BurntSushi/jiff

strtime accepts formats with multiple format specifiers of the same type

Closed this issue · 8 comments

#57 is currently getting stuck on inputs like:

parse("%f%f", "10010101111111")

Because the second %f specifier overwrites the previous. To my understanding, there isn't really a case where one might want to use the same specifier twice (as it would necessarily just overwrite the other). As such, the format should probably be rejected if the same specifier is used twice.

It would indeed be strange to use a specifier twice, but it doesn't seem totally crazy in cases where components of a datetime are repeated. Otherwise, there are two reasons why I don't think this should return an error:

  1. There is nothing technically invalid about it. Like, it doesn't make the format string wrong, and its actual behavior is pretty reasonable and predictable: it overwrites what was there before.
  2. There would likely be a perf hit for dealing with this error case since you'd need to keep track of everything you've seen before. The strtime format currently doesn't require any such tracking. This would be quite unfortunate because the error checking would be for a very rare case of misuse, but would slow down every parse.

Can you say more about what it means for it to get stuck? Is there a way to make it unstuck without rejecting duplicate specifiers?

it doesn't seem totally crazy in cases where components of a datetime are repeated.

It would be impossible to determine if things are actually repeated then, no? I would argue that in this case, the values should be guaranteed to be equal!

There would likely be a perf hit for dealing with this error case since you'd need to keep track of everything you've seen before.

I somewhat doubt that a single branch to determine if the value is already filled would be too devastating to performance, especially in comparison to the rest of the parsing routine. If nothing else, having a safety mode to check this would probably be good, since duplicated specifiers is likely accidental.

Can you say more about what it means for it to get stuck?

The round-trip fuzzers rely on the fact that data remains consistent. Since the information is inconsistently determined (in this case, by overwriting parts of the input), we can't use it as an oracle for "is the parsing/unparsing consistent".

Is there a way to make it unstuck without rejecting duplicate specifiers?

We would need to drop the round-trip check or reject duplicate specifiers. I don't think there's any other (reasonable) option.

It would be impossible to determine if things are actually repeated then, no? I would argue that in this case, the values should be guaranteed to be equal!

Not necessarily... Just this past weekend, I had to add support for parsing weekdays that were inconsistent with the date because git supports it, and this was necessary flexibility to get Jiff integrated into gitoxide.

I somewhat doubt that a single branch to determine if the value is already filled would be too devastating to performance, especially in comparison to the rest of the parsing routine. If nothing else, having a safety mode to check this would probably be good, since duplicated specifiers is likely accidental.

It's not a single branch though. It's memory. There is no memory right now. Duplicate checking requires memory.

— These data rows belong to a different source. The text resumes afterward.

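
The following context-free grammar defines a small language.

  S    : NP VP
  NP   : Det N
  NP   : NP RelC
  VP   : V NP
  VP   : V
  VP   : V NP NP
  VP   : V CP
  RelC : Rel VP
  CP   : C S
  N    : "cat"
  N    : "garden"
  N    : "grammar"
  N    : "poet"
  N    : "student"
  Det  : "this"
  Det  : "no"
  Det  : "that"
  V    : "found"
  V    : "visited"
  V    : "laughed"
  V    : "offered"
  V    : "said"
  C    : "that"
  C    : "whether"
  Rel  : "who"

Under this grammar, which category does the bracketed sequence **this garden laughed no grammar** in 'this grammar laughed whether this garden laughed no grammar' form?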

I'm opposed to a separate safety mode as well for reasons of API design that are difficult to articulate concisely.

We would need to drop the round-trip check or reject duplicate specifiers. I don't think there's any other (reasonable) option.

Probably the route I'd go then is to make a little mini-parser in the fuzzer that rejects the duplicate specifiers and sacrifice fuzz coverage of that area. I can work on that when I get a chance. It shouldn't be hard.

Probably the route I'd go then is to make a little mini-parser in the fuzzer that rejects the duplicate specifiers and sacrifice fuzz coverage of that area. I can work on that when I get a chance. It shouldn't be hard.

If it would be possible to track this in the normal parsing routine with #[cfg(fuzzing)]-based code changes? I'm thinking, some kind of Tracking struct that's normally a ZST but when #[cfg(fuzzing)] is present, it checks for duplicates?

Possible... I suppose. I'm not a huge fan of littering the code with fuzz-specific stuff, but I can abide if it helps unblock you. But I'll probably eventually want it moved into the fuzzer.

Sure, understood. This wouldn't be a public-facing API change and you can use it in other testing code as well.

I'm going to close this out because I don't think we should implement the restriction as requested.

If you would benefit from some small cfg-gated changes in the parser for fuzzing, I'd accept a PR. But my tolerance for that sort of thing is honestly not too high.